Only one painter can win the Archibald Prize. This year’s winner, Vincent Namatjira, is the first indigenous artist to win the award in its 99 years. The grandson of the renowned, but socially ostracised artist, Albert Namatjira, won the coveted prize for his self-portrait alongside Adam Goodes.
There will only ever be one Harry Potter. However, his celebrated creator, J.K. Rowling, is now embroiled in the cultural wars. Having expressed views that the transgender community find offensive, some bookshops have refused to sell her latest book, Troubled Blood. Her post-Harry Potter oeuvre has been written under the pseudonym, Robert Galbraith, with the protagonist being a private detective, Cormoran Strike.
In Troubled Blood, Strike is on the trail of a male murderer who commits his crimes wearing a dress. Rowling’s critics have concluded that this characterisation is proof that she is prejudiced against the transgender community.
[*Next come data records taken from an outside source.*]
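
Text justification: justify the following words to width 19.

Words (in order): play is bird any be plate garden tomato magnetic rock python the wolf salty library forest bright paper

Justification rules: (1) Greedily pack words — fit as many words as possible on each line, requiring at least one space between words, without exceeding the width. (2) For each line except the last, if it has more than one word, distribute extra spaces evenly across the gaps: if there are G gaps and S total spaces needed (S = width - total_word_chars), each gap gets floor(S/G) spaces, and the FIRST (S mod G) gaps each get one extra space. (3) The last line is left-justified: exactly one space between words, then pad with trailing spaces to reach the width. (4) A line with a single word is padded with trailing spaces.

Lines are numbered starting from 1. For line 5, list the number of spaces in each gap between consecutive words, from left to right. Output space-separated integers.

Answer: 7

Derivation:
Line 1: ['play', 'is', 'bird', 'any', 'be'] (min_width=19, slack=0)
Line 2: ['plate', 'garden', 'tomato'] (min_width=19, slack=0)
Line 3: ['magnetic', 'rock'] (min_width=13, slack=6)
Line 4: ['python', 'the', 'wolf'] (min_width=15, slack=4)
Line 5: ['salty', 'library'] (min_width=13, slack=6)
Line 6: ['forest', 'bright', 'paper'] (min_width=19, slack=0)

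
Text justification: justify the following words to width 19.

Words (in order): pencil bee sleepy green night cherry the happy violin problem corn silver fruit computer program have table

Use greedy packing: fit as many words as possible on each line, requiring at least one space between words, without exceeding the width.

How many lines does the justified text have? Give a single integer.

Answer: 6

Derivation:
Line 1: ['pencil', 'bee', 'sleepy'] (min_width=17, slack=2)
Line 2: ['green', 'night', 'cherry'] (min_width=18, slack=1)
Line 3: ['the', 'happy', 'violin'] (min_width=16, slack=3)
Line 4: ['problem', 'corn', 'silver'] (min_width=19, slack=0)
Line 5: ['fruit', 'computer'] (min_width=14, slack=5)
Line 6: ['program', 'have', 'table'] (min_width=18, slack=1)
Total lines: 6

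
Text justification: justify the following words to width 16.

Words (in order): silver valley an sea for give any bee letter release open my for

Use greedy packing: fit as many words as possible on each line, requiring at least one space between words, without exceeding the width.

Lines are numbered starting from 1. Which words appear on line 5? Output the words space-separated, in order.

Line 1: ['silver', 'valley', 'an'] (min_width=16, slack=0)
Line 2: ['sea', 'for', 'give', 'any'] (min_width=16, slack=0)
Line 3: ['bee', 'letter'] (min_width=10, slack=6)
Line 4: ['release', 'open', 'my'] (min_width=15, slack=1)
Line 5: ['for'] (min_width=3, slack=13)

Answer: for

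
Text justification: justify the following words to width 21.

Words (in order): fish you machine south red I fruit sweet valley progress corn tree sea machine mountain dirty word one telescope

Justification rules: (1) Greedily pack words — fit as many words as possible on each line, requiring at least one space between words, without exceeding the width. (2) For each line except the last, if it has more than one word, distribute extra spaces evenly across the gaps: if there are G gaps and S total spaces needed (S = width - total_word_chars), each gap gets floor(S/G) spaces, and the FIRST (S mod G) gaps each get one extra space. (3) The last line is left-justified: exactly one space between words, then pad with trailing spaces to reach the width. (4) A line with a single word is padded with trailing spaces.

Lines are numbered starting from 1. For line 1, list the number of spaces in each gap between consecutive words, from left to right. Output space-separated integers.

Line 1: ['fish', 'you', 'machine'] (min_width=16, slack=5)
Line 2: ['south', 'red', 'I', 'fruit'] (min_width=17, slack=4)
Line 3: ['sweet', 'valley', 'progress'] (min_width=21, slack=0)
Line 4: ['corn', 'tree', 'sea', 'machine'] (min_width=21, slack=0)
Line 5: ['mountain', 'dirty', 'word'] (min_width=19, slack=2)
Line 6: ['one', 'telescope'] (min_width=13, slack=8)

Answer: 4 3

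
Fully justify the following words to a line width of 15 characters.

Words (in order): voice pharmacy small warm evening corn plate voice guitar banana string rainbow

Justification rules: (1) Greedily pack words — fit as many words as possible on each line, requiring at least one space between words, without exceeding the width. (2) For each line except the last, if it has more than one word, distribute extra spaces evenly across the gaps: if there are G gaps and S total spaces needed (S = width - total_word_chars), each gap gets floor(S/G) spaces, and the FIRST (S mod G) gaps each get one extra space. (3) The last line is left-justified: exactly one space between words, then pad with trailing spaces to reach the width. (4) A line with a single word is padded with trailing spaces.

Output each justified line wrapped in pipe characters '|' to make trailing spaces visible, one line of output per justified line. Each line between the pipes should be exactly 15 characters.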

Does the obvious always have to be stated? Banning book sales and the posting of book burnings of Harry Potter novels by the outraged on Tik-Tok is exactly the type of rank prejudice, discrimination and incitement to hatred that has traumatised the transgender community for decades. There is nothing quite as odious as the self-proclaimed ‘progressive liberal’ seeking to deny the free expression of opinions of those who disagree with them.
So, let’s return to the tennis. Who wins in Paris? Top seed Djokovic, who, after his antics in New York, may wish to take an oath to behave on the tennis court, must fancy his chances after winning a record 36th Masters Title in Rome. Nadal, surprisingly beaten by Diego Schwartzman in Rome, must be hoping that he will develop his stamina and best form over the tournament’s fortnight. He is seeded to meet Thiem in a semi-final which will be a repeat of their Australian Open quarter-final earlier this year, which Thiem won in four sets, winning all of his three sets in tie-breaks. Outside of the top three male seeds, it is hard to see a likely winner. Medvedev is graceful and crafty, evoking memories of Miloslav Mecir, but like Mecir seems to lack the stamina and strength to capture a Grand Slam title on the enervating clay.
Simona Halep, like Djokovic, comes to Paris after having won in Rome. She is well placed to win a second French title. Naomi Osaka is absent, as is defending champion, Ash Barty. Maybe the mercurial Muguruza is a threat, but Halep at her best should prove too powerful for this year’s field. My caveat: Halep’s ability to mentally unravel can emerge as unexpectedly and quickly as her movement around the court.
This could be the one and only time that the French Open is played in October.
Whilst the two Number One seeds are well placed to win, Nadal will be relentless in his quest to prove he is the equal number one of Men’s tennis history.
Joueurs prêts? juges de lignes prêts? jouez!